DOSSIER : 30ans de Rap féminin…

Retour sur le statut des rappeuses aux Etats-Unis. De 1984 à 2014…

Il y a toujours eu des femmes dans le rap. Dès les débuts, le sexe dit faible est bien représenté derrière le mic. Le groupe Sequence, Sha-Rock (une des membres des Funky Four Plus One) ou encore Sparky D sont des « forces vives » du mouvement. Le premier succès populaire d’une « female MC » comme ils disent là-bas remonte à 1984. Une MC de 14 ans de Queensbridge dans le Queens va mettre le feu aux poudres avec le titre Roxanne Revenge.

Une ado de quatorze ans met le feu en 1984

L’ado épaulée par Marley Marl répond au populaire titre Roxanne, Roxanne du groupe UTFO et provoque une cascade de réponses. Roxanne Shante grâce à ce succès va encourager plusieurs jeunes filles à prendre le micro et surtout montrer aux majors que les femmes peuvent elles aussi vendre du disque.

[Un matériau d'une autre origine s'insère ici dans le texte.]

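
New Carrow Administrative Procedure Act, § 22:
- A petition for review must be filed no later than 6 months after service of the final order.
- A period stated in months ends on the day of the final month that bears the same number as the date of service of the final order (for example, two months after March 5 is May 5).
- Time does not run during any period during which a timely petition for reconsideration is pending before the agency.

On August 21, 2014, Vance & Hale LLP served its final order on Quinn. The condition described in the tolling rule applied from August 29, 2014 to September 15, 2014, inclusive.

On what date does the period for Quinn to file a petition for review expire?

6 months after August 21, 2014 is February 21, 2015.
From August 29, 2014 through September 15, 2014 inclusive is 18 days; tolling adds 18 days: February 21, 2015 + 18 days = March 11, 2015.

March 11, 2015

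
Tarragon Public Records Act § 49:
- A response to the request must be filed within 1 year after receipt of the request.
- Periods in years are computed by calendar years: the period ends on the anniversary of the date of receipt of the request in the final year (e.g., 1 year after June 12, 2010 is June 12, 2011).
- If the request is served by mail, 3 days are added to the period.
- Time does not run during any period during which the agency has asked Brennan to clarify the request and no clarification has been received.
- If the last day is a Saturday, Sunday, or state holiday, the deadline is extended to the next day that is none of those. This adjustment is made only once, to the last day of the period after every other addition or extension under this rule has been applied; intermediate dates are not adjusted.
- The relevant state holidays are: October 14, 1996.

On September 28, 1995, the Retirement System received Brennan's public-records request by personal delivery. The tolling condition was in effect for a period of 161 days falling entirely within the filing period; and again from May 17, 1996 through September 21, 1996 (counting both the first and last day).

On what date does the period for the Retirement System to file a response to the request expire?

July 14, 1997

1 year after September 28, 1995 is September 28, 1996.
Service was not by mail, so no mail extension applies.
Tolling adds 161 days: September 28, 1996 + 161 days = March 8, 1997.
From May 17, 1996 through September 21, 1996 inclusive is 128 days; tolling adds 128 days: March 8, 1997 + 128 days = July 14, 1997.
July 14, 1997 is a Monday and not a state holiday, so no extension applies.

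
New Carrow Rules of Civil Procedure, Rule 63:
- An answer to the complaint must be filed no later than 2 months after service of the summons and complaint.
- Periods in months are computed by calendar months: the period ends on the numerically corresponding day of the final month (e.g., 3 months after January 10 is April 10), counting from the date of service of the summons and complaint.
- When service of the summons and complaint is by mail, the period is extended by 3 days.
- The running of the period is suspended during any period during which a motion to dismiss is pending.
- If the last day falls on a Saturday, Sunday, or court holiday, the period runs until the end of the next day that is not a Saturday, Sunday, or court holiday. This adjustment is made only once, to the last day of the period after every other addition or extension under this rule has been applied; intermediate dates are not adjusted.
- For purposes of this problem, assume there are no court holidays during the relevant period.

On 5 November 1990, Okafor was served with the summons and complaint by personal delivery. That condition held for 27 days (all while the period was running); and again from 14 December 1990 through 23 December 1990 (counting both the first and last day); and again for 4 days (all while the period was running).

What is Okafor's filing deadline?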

https://www.youtube.com/watch?v=zVy2LHKFG18

FIN 80 DEBUT 90 : LA DIVERSITE

A la fin des 80 et au début des années 90, les sorties d’albums s’enchaînent ! Le groupe Salt-N-Pepa arrive avec Hot Cool & Vicious en 1986. MC Lyte sort Lyte As A Rock en 1988. Queen Latifah apparaît avec All Hail To The Queen en 1989. Monie Love balance Down To Earth en 1990. Nikki D devient la première femme signée sur Def Jam en 1991. Les pointures de l’époque intègrent des femmes dans leurs crews. Ainsi Yo Yo sur la west coast proche d’Ice Cube sort son premier album, Public Enemy à l’époque est au sommet de sa gloire intègre Sister Souljah, Ms Melodie se fait entendre dans le légendaire Boogie Down Productions et enfin Lady Of Rage proche du Dogg Pound de Snoop Dogg apparaît déjà dans The Chronic en 1992 !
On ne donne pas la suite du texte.